Longstreet said:
man, i seriously wonder who the hell runs sales predictions at EA.
I probably said this before, but ill say it again; i predict major financial problems for EA this year.
I can't tell where the problem actually started. Did they actually forecast over 5 million copies? I think the first two games have only reached the 5 million mark combined.
I don't konw if I can really blame the forecaster that much. Had Dead Space 3 been another horror game like its predecessors then it might have done that well... might have. I don't know where they get double previous game sales but whether or not they are to blame is really depends on what the forecaster said.
If they said, we MAY sell 5 million copies and then the rest of the managers rolled out s budget that required all that then it isn't their fault at all. If they forecasted 6 or 7 million copies then the EA managers may not have been so wrong in their actions of budgetary decisions. Either way, it is the managers' role to review forecasting data and methodology and decide how reliable it is. Every business knows that forecasting is part guess work.

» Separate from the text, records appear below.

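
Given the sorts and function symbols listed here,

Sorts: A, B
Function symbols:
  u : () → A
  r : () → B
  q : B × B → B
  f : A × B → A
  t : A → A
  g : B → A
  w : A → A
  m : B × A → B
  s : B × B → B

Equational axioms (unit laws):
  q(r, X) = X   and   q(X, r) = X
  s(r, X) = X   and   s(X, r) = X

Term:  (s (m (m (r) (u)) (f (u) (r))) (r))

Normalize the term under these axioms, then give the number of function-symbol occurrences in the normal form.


1. (s (m (m (r) (u)) (f (u) (r))) (r))  →  (m (m (r) (u)) (f (u) (r)))
normal form: (m (m (r) (u)) (f (u) (r)))

size = 7


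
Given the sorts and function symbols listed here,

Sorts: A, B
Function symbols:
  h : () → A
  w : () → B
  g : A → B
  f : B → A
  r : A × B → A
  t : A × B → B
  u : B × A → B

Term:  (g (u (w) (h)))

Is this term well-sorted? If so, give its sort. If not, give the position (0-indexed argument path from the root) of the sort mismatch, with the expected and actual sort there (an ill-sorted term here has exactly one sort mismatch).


    (w) : B
    (h) : A
  (u (w) (h)) : B
(g (u (w) (h))) : ✗ arg 0 at [0] has sort B, expected A

ill-sorted at position [0]: expected A, got B


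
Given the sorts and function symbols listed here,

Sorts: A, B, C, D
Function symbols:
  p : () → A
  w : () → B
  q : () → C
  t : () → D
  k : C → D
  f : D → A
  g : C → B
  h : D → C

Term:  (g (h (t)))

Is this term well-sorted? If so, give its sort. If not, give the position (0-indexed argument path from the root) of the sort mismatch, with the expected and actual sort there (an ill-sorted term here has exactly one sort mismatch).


    (t) : D
  (h (t)) : C
(g (h (t))) : B

well-sorted; sort = B


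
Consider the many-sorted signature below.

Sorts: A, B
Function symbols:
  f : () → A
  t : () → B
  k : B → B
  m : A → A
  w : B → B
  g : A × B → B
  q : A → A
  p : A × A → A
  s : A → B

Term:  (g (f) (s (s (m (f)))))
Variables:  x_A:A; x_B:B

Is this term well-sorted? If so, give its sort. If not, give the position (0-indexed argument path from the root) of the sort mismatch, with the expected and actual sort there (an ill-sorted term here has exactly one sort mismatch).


ill-sorted at position [1, 0]: expected A, got B

  (f) : A
        (f) : A
      (m (f)) : A
    (s (m (f))) : B
  (s (s (m (f)))) : ✗ arg 0 at [1, 0] has sort B, expected A


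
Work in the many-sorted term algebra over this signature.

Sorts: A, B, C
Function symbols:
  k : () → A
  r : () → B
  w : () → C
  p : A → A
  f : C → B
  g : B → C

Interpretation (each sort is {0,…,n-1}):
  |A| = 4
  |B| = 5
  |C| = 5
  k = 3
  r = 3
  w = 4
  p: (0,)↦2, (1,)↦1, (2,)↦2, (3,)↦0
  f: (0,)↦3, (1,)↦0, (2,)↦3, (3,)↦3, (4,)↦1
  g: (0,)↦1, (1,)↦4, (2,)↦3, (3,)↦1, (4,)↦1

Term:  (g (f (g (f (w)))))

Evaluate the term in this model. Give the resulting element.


  w = 4
  (f (w)) = f(4,) = 1
  (g (f (w))) = g(1,) = 4
  (f (g (f (w)))) = f(4,) = 1
  (g (f (g (f (w))))) = g(1,) = 4

value = 4


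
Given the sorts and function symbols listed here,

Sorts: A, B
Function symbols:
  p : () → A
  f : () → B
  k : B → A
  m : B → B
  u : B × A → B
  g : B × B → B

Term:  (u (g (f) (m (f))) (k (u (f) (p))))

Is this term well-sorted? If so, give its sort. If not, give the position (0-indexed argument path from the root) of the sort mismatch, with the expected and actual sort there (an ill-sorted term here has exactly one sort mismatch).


    (f) : B
      (f) : B
    (m (f)) : B
  (g (f) (m (f))) : B
      (f) : B
      (p) : A
    (u (f) (p)) : B
  (k (u (f) (p))) : A
(u (g (f) (m (f))) (k (u (f) (p)))) : B

well-sorted; sort = B


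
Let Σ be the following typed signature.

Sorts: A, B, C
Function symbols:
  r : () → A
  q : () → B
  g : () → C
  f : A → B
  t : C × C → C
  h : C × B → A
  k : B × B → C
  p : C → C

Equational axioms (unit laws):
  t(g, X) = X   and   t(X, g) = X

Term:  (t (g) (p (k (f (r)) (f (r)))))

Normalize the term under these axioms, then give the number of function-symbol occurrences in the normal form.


1. (t (g) (p (k (f (r)) (f (r)))))  →  (p (k (f (r)) (f (r))))
normal form: (p (k (f (r)) (f (r))))

size = 6


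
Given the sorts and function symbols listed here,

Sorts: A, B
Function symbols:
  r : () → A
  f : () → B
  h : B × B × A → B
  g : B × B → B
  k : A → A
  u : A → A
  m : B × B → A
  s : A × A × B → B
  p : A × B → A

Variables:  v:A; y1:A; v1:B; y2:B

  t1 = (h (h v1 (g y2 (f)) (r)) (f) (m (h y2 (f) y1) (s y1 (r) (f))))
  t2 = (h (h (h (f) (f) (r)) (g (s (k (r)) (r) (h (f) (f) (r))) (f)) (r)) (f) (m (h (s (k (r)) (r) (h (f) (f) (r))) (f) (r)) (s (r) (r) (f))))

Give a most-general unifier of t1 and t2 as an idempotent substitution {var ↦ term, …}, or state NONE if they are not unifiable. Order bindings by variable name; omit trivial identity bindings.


{v1 ↦ (h (f) (f) (r)), y1 ↦ (r), y2 ↦ (s (k (r)) (r) (h (f) (f) (r)))}


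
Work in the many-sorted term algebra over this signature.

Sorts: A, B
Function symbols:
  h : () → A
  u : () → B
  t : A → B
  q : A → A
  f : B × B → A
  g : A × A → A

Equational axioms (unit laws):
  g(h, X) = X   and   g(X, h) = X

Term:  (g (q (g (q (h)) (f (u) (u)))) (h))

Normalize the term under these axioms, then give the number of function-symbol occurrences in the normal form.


size = 7

1. (g (q (g (q (h)) (f (u) (u)))) (h))  →  (q (g (q (h)) (f (u) (u))))
normal form: (q (g (q (h)) (f (u) (u))))


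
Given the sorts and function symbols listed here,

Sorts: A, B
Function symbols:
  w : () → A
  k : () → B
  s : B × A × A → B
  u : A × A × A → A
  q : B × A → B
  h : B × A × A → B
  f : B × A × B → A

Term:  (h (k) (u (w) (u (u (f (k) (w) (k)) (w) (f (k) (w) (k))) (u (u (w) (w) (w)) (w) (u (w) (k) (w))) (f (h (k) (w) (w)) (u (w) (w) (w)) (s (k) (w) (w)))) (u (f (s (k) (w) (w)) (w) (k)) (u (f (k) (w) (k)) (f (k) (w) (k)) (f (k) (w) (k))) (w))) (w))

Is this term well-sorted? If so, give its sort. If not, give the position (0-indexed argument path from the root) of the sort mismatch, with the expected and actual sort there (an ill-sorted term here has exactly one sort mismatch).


ill-sorted at position [1, 1, 1, 2, 1]: expected A, got B

  (k) : B
    (w) : A
          (k) : B
          (w) : A
          (k) : B
        (f (k) (w) (k)) : A
        (w) : A
          (k) : B
          (w) : A
          (k) : B
        (f (k) (w) (k)) : A
      (u (f (k) (w) (k)) (w) (f (k) (w) (k))) : A
          (w) : A
          (w) : A
          (w) : A
        (u (w) (w) (w)) : A
        (w) : A
          (w) : A
          (k) : B
          (w) : A
        (u (w) (k) (w)) : ✗ arg 1 at [1, 1, 1, 2, 1] has sort B, expected A
          (k) : B
          (w) : A
          (w) : A
        (h (k) (w) (w)) : B
          (w) : A
          (w) : A
          (w) : A
        (u (w) (w) (w)) : A
          (k) : B
          (w) : A
          (w) : A
        (s (k) (w) (w)) : B
      (f (h (k) (w) (w)) (u (w) (w) (w)) (s (k) (w) (w))) : A
          (k) : B
          (w) : A
          (w) : A
        (s (k) (w) (w)) : B
        (w) : A
        (k) : B
      (f (s (k) (w) (w)) (w) (k)) : A
          (k) : B
          (w) : A
          (k) : B
        (f (k) (w) (k)) : A
          (k) : B
          (w) : A
          (k) : B
        (f (k) (w) (k)) : A
          (k) : B
          (w) : A
          (k) : B
        (f (k) (w) (k)) : A
      (u (f (k) (w) (k)) (f (k) (w) (k)) (f (k) (w) (k))) : A
      (w) : A
    (u (f (s (k) (w) (w)) (w) (k)) (u (f (k) (w) (k)) (f (k) (w) (k)) (f (k) (w) (k))) (w)) : A
  (w) : A


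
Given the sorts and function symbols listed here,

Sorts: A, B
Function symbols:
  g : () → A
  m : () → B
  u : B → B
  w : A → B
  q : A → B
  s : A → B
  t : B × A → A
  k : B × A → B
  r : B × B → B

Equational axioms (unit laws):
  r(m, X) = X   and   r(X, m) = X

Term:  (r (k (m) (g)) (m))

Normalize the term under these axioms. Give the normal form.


1. (r (k (m) (g)) (m))  →  (k (m) (g))

normal form = (k (m) (g))


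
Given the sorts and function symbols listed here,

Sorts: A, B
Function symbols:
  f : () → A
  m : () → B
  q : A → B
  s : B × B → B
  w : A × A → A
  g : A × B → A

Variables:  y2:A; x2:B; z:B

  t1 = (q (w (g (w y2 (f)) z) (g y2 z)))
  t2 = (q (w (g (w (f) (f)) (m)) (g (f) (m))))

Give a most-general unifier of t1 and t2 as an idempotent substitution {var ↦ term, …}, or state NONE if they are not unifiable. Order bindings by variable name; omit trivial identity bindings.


{y2 ↦ (f), z ↦ (m)}


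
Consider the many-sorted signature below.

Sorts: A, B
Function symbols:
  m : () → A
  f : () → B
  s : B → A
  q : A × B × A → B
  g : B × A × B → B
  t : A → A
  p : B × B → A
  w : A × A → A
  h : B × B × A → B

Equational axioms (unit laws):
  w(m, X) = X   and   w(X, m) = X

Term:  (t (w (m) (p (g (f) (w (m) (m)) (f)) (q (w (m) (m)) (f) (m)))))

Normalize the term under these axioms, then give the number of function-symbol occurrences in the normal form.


size = 10

1. (t (w (m) (p (g (f) (w (m) (m)) (f)) (q (w (m) (m)) (f) (m)))))  →  (t (p (g (f) (w (m) (m)) (f)) (q (w (m) (m)) (f) (m))))
2. (t (p (g (f) (w (m) (m)) (f)) (q (w (m) (m)) (f) (m))))  →  (t (p (g (f) (m) (f)) (q (w (m) (m)) (f) (m))))
3. (t (p (g (f) (m) (f)) (q (w (m) (m)) (f) (m))))  →  (t (p (g (f) (m) (f)) (q (m) (f) (m))))
normal form: (t (p (g (f) (m) (f)) (q (m) (f) (m))))


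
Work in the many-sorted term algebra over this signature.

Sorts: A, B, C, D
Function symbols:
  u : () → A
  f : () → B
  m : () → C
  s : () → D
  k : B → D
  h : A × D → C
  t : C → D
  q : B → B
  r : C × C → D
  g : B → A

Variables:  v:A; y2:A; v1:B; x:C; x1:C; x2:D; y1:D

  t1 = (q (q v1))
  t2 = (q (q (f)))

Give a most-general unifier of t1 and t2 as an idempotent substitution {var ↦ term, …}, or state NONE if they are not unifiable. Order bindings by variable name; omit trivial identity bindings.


{v1 ↦ (f)}


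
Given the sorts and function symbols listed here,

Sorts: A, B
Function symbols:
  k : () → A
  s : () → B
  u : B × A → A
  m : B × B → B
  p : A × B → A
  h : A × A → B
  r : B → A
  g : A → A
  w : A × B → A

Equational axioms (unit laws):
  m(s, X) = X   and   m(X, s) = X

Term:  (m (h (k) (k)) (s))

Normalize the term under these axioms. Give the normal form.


1. (m (h (k) (k)) (s))  →  (h (k) (k))

normal form = (h (k) (k))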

Even so, it's a combination of three groups not fully understanding the other. There's the product design team that drastically changed the game's direction (e.g. Making Nightmare on Elm Street an action movie with no horror. Horror fans won't buy it when they know it isn't horror and non-horror fans don't even pay attention to horror film ads anyways), the forecasters based their numbers on the premise that the game is at least in the same genre of gaming, it wasn't, and the managers signing off on the budget were apparently not looking at the whole picture like they're paid to do.
What you really need to find out is who signed off on the tremendous budgets for various departments (especially who spends such ridiculous amounts on marketing, a big budget and an insanely huge budget are two different things) and who signed off on the idea of converting a horror IP in to action. Those two people or groups need to be reevaluated.